I hope you love them as much as I do. If you make them, do let me know in the comments or you can tag me on Instagram (@beths_yummy_garden) and hashtag it #bethsyummygarden
Ingredients:(Yields about 16 cookies)
- All-purpose flour 1 cup (130 gm)
- Baking Soda ½ teaspoon
- Salt ¼ teaspoon
- Unsalted butter melted and slightly cooled ½ cup (113 gm)
- Brown sugar ½ cup (100 gm)
- Granulated sugar 2 tablespoon (25 gm)
- Egg yolk 1
- Milk 1 tablespoon (15 ml)
- Vanilla extract 1 tsp
- Semi-sweet chocolate chips ¾ cup (130 gm)
- Preheat oven at 325-degree Fahrenheit/165-degree Celsius for 10 minutes before baking. Line two cookie sheets with parchment paper or silicon baking mat and set aside.
- Whisk flour, baking soda and salt in a bowl and set aside.

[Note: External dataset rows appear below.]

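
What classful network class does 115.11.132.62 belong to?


First octet: 115
Binary: 01110011
0xxxxxxx -> Class A (1-126)
Class A, default mask 255.0.0.0 (/8)


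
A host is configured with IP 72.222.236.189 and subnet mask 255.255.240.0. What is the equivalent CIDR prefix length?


Binary: 11111111.11111111.11110000.00000000
Count leading 1s
Prefix: /20


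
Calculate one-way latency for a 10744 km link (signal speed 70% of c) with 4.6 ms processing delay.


Speed = 0.7 * 3e5 km/s = 210000 km/s
Propagation delay = 10744 / 210000 = 0.0512 s = 51.1619 ms
Processing delay = 4.6 ms
Total one-way latency = 55.7619 ms


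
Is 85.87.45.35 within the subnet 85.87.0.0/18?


Subnet network: 85.87.0.0
Test IP AND mask: 85.87.0.0
Yes, 85.87.45.35 is in 85.87.0.0/18


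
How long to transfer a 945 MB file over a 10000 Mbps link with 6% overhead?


Effective throughput = 10000 * (1 - 6/100) = 9400 Mbps
File size in Mb = 945 * 8 = 7560 Mb
Time = 7560 / 9400
Time = 0.8043 seconds


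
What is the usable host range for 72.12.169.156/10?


Network: 72.0.0.0
Broadcast: 72.63.255.255
First usable = network + 1
Last usable = broadcast - 1
Range: 72.0.0.1 to 72.63.255.254


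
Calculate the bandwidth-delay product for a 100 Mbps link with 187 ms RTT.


BDP = bandwidth * RTT
= 100 Mbps * 187 ms
= 100 * 1e6 * 187 / 1000 bits
= 18700000 bits
= 2337500 bytes
= 2282.7148 KB
BDP = 18700000 bits (2337500 bytes)


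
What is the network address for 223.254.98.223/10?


IP:   11011111.11111110.01100010.11011111
Mask: 11111111.11000000.00000000.00000000
AND operation:
Net:  11011111.11000000.00000000.00000000
Network: 223.192.0.0/10


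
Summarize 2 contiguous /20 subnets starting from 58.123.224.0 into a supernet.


Original prefix: /20
Number of subnets: 2 = 2^1
New prefix = 20 - 1 = 19
Supernet: 58.123.224.0/19


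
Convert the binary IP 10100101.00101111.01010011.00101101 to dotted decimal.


10100101 = 165
00101111 = 47
01010011 = 83
00101101 = 45
IP: 165.47.83.45


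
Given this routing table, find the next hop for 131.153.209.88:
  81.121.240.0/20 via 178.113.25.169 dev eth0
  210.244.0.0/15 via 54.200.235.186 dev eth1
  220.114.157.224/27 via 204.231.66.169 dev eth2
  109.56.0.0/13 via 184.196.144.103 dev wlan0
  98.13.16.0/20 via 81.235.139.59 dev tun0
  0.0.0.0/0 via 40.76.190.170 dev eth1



Longest prefix match for 131.153.209.88:
  /20 81.121.240.0: no
  /15 210.244.0.0: no
  /27 220.114.157.224: no
  /13 109.56.0.0: no
  /20 98.13.16.0: no
  /0 0.0.0.0: MATCH
Selected: next-hop 40.76.190.170 via eth1 (matched /0)


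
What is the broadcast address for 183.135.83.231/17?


Network: 183.135.0.0/17
Host bits = 15
Set all host bits to 1:
Broadcast: 183.135.127.255


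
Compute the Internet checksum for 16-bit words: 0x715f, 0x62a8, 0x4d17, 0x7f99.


Sum all words (with carry folding):
+ 0x715f = 0x715f
+ 0x62a8 = 0xd407
+ 0x4d17 = 0x211f
+ 0x7f99 = 0xa0b8
One's complement: ~0xa0b8
Checksum = 0x5f47


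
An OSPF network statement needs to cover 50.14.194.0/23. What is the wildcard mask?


Subnet mask: 255.255.254.0
Wildcard = 255.255.255.255 - subnet mask
255 - 255 = 0
255 - 255 = 0
255 - 254 = 1
255 - 0 = 255
Wildcard: 0.0.1.255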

- Mix the melted butter, brown sugar, granulated sugar, egg yk, milk and vanilla extract until combined. Pour it over the dry ingredients and mix until everything is combined.
- Fold in the semi-sweet chocolate chips to the dough.
- Roll 1 tbsp. each of cookie dough in to balls and place it on the prepared cookie pan at least 2 inches apart.
- Bake it for 18-20 minutes until the sides and tops are browned.
- Remove cookie pan from the oven and let the cookies cool for about 5 minutes before moving to the cooling rack. The cookies crisp up as they cool.
- I made half of the above quantity and got 8 cookies.
- I baked my cookies on center rack for about 18 minutes.
- If you don’t want the cookies to be thin, you may chill the cookie dough for 1 hour before baking.
- The sweetness in cookies settles in once they are fully cooled.
- These cookies stay fresh in an air tight container for 3 to 4 days.